Как и мне, ей была непонятна причина нашего ареста, только она восприняла всю эту буффонаду намного трагичнее. Увидев меня и приятно удивившись моему самообладанию, она вся переключилась на мысли о Гоги и страх за него. Выяснилось, что когда в начале апреля, после моего ареста, мама получила записку с перечнем вещей, написанную не моей рукой, она решила, что я погибла и перестала есть из-за нервных спазмов горла, и не могла спать. Она сидела в камере одна и ничто не могло ее отвлечь от мрачных мыслей. Через месяц, когда она была вызвана на очередной допрос, следователь испугался ее вида. Мама умоляла сказать, что со мной и с надеждой (лишь бы я была жива) спросила, не арестована ли я. «Да, мы ее задержали, но теперь она на свободе», – был ответ. Через пару недель следователь перевел маму в тюрьму «для поправки», считая, видимо, что в таком состоянии она не выдержит допросов по новому методу. Уже во дворе маму «обрадовали» заключенные, от которых она узнала, что я по-прежнему в камере.

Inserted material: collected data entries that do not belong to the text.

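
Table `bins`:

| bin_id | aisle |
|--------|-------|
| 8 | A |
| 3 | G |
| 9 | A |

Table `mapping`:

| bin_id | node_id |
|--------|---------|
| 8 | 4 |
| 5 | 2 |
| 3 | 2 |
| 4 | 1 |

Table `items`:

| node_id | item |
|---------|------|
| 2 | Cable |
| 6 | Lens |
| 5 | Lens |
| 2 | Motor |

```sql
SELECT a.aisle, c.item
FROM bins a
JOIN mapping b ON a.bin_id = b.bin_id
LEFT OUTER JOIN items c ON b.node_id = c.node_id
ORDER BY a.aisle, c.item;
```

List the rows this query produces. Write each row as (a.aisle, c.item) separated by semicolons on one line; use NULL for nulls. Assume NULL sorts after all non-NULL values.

(A, NULL); (G, Cable); (G, Motor)

Step 1 — a INNER JOIN b on bin_id → 2 row(s).
Then LEFT JOIN `items c` on node_id: each of those 2 rows is kept; rows whose b.node_id has no match in c get NULL for c's columns.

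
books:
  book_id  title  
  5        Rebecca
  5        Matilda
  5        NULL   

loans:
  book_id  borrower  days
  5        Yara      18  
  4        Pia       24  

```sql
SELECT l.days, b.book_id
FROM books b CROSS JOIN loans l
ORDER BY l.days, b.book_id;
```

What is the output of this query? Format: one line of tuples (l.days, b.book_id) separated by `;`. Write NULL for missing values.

CROSS JOIN pairs every row of `books` with every row of `loans`: 3 × 2 = 6 rows.
After projecting and ordering:
l.days | b.book_id
18 | 5
18 | 5
18 | 5
24 | 5
24 | 5
24 | 5

(18, 5); (18, 5); (18, 5); (24, 5); (24, 5); (24, 5)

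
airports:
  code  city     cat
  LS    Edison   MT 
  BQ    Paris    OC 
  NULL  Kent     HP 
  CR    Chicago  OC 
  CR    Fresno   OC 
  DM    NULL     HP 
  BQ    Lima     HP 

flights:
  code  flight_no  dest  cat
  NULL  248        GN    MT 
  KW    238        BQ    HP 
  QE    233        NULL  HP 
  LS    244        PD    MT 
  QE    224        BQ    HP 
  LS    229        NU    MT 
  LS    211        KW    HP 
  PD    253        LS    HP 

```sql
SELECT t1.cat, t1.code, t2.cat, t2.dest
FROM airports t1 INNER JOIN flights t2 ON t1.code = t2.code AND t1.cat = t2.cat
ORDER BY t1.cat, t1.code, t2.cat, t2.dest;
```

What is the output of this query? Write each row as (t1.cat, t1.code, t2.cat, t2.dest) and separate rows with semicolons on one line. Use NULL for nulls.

(MT, LS, MT, NU); (MT, LS, MT, PD)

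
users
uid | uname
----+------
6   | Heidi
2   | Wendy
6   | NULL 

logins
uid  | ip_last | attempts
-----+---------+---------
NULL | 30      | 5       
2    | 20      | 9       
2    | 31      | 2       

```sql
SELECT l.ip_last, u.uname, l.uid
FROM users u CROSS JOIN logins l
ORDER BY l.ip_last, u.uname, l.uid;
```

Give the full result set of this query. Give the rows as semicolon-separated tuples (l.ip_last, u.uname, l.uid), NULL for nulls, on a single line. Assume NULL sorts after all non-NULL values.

(20, Heidi, 2); (20, Wendy, 2); (20, NULL, 2); (30, Heidi, NULL); (30, Wendy, NULL); (30, NULL, NULL); (31, Heidi, 2); (31, Wendy, 2); (31, NULL, 2)

CROSS JOIN pairs every row of `users` with every row of `logins`: 3 × 3 = 9 rows.
After projecting and ordering:
l.ip_last | u.uname | l.uid
20 | Heidi | 2
20 | Wendy | 2
20 | NULL | 2
30 | Heidi | NULL
30 | Wendy | NULL
30 | NULL | NULL
31 | Heidi | 2
31 | Wendy | 2
31 | NULL | 2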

Наутро, когда мама собиралась насладиться горячим чаем, который я подала ей в постель (она прилегла отдохнуть после бессонной ночи), в камеру буквально ворвался дежурный комендант корпуса с перекошенным от волнения лицом, в окружении испуганных вахтеров: «Кого привели вчера вечером?!» Мама обожгла губы, чуть не выронила чашку. Кто-то с готовностью назвал две фамилии (с мамой вместе привели еще двух) и замолчал… «Кого еще?!» Мы с мамой прижались друг к другу, кто-то назвал фамилию. «Вы сестры?!» – «Мать и дочь». Повернулся к свите. «Одну из Элиава немедленно в другую камеру!». Маму перевели в соседнюю камеру. Чтобы не расстраивать своих cокамерниц, я попросилась в туалет (дежурила добрая вахтерша Маруся) и, открыв полной струей все восемь кранов, вволю нарыдалась. Это были первые слезы после ареста. Первые слезы, которые не дали облегчения горю, а камнем давили на сердце.

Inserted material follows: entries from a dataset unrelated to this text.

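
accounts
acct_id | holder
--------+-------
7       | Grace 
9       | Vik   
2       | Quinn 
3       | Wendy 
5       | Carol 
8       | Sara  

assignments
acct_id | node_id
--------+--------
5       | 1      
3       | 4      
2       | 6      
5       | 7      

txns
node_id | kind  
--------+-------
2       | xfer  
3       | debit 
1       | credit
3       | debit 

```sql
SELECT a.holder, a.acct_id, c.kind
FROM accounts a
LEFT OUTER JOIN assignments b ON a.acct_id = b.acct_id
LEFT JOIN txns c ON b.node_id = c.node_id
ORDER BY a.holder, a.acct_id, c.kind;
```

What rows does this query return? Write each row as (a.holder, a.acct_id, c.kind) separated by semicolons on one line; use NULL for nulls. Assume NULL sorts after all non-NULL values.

Joins associate left-to-right: accounts LEFT JOIN assignments on acct_id gives 7 intermediate row(s).
Then LEFT JOIN `txns c` on node_id: each of those 7 rows is kept; rows whose b.node_id has no match in c get NULL for c's columns.

(Carol, 5, credit); (Carol, 5, NULL); (Grace, 7, NULL); (Quinn, 2, NULL); (Sara, 8, NULL); (Vik, 9, NULL); (Wendy, 3, NULL)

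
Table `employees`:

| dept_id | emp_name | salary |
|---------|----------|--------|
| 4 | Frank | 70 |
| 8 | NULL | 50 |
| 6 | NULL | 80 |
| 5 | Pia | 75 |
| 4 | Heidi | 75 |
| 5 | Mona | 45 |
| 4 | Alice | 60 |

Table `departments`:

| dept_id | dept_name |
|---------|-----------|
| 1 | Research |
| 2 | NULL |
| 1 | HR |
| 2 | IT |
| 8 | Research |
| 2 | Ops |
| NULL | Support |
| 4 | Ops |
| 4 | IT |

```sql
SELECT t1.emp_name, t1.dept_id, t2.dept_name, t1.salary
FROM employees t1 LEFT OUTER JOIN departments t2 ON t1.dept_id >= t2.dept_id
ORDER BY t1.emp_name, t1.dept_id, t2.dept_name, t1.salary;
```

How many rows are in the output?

LEFT JOIN keeps every row from `employees`; unmatched rows get NULL for `departments`'s columns.
Matching on t1.dept_id >= t2.dept_id. A NULL in a compared column never satisfies the condition.
- t1 (dept_id=4) pairs with 7 row(s) of t2.
- t1 (dept_id=8) pairs with 8 row(s) of t2.
- t1 (dept_id=6) pairs with 7 row(s) of t2.
- t1 (dept_id=5) pairs with 7 row(s) of t2.
- t1 (dept_id=4) pairs with 7 row(s) of t2.
- t1 (dept_id=5) pairs with 7 row(s) of t2.
- t1 (dept_id=4) pairs with 7 row(s) of t2.
Total: 50 rows.

50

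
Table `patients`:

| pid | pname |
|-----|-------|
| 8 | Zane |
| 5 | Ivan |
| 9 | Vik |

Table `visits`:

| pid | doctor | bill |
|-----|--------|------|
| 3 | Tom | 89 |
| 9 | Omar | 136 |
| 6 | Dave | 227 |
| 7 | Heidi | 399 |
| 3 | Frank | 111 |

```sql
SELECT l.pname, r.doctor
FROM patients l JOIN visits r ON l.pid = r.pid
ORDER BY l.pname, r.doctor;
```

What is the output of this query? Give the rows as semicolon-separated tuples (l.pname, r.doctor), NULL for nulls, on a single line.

(Vik, Omar)

INNER JOIN keeps only pairs where the ON condition holds.
Matching on l.pid = r.pid.
- l row (pid=8): no match → dropped.
- l row (pid=5): no match → dropped.
- l row (pid=9): matches 1 r row(s) → 1 output row(s).
After projecting and ordering:
l.pname | r.doctor
Vik | Omar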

Та же добрая Маруся дала мне пару раз возможность повидать маму на несколько минут. Недели через две мама заболела и ее забрали в больницу. У нее оказалось воспаление почечных лоханок, болезнь тяжелая вообще, а при ее физическом истощении, почти неминуемо смертельная… Маму и не лечили, считая ее безнадежной.

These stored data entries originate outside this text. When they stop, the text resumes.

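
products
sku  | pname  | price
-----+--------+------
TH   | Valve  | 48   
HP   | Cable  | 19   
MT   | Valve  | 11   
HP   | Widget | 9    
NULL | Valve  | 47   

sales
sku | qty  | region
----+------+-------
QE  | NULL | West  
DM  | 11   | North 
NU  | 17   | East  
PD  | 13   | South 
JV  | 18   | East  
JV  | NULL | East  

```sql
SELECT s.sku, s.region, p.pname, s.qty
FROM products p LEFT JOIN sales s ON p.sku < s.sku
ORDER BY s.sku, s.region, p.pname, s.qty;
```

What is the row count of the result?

15

LEFT JOIN keeps every row from `products`; unmatched rows get NULL for `sales`'s columns.
Matching on p.sku < s.sku. A NULL in a compared column never satisfies the condition.
- sku=TH: no s row matches, row kept with s columns NULL.
- sku=HP: 5 matching s row(s), so 5 row(s) emitted.
- sku=MT: 3 matching s row(s), so 3 row(s) emitted.
- sku=HP: 5 matching s row(s), so 5 row(s) emitted.
- sku=NULL: no s row matches, row kept with s columns NULL.
Total: 13 matched + 2 padded = 15 rows.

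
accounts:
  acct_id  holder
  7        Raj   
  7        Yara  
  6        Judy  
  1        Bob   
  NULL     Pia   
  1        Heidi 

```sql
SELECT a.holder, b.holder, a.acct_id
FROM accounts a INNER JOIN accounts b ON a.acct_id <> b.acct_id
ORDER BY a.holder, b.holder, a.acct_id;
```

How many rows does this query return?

INNER JOIN keeps only pairs where the ON condition holds.
Matching on a.acct_id <> b.acct_id. A NULL in a compared column never satisfies the condition.
Matched pairs: 16.
Total: 16 rows.

16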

Начальником тюрьмы был в то время Чигогидзе (впоследствии расстрелянный). Раз в две недели он делал обход больницы и раз в месяц – обход камер. Во время обхода он выслушивал жалобы, принимал заявления (устные, конечно, – ни писать, ни читать мы не имели права) о тех или иных нуждах и просьбы. Все, что было в его возможностях, он старался выполнить. Я его попросила узнать о здоровье мамы. Он узнал и благородно обманул меня, сказав, что она поправляется. Мама, в свою очередь, попросила его в случае, если она поправится, поместить ее со мной в одну камеру. Он обещал, уверенный, что утешает умирающую, но его обещание вернуло маму к жизни. Вера во встречу со мной так подняла общий тонус, что она стала быстро поправляться, а ведь она уже чувствовала, по ее словам, «дыхание смерти». Когда, держась за стенки коридора, она впервые сама пошла в больничный туалет, попавшаяся ей навстречу ординатор палаты испуганно отмахнулась от нее с криком: «Посмотрите на это привидение!» Ч. выполнил свое обещание, и целую неделю мы с мамой были вместе.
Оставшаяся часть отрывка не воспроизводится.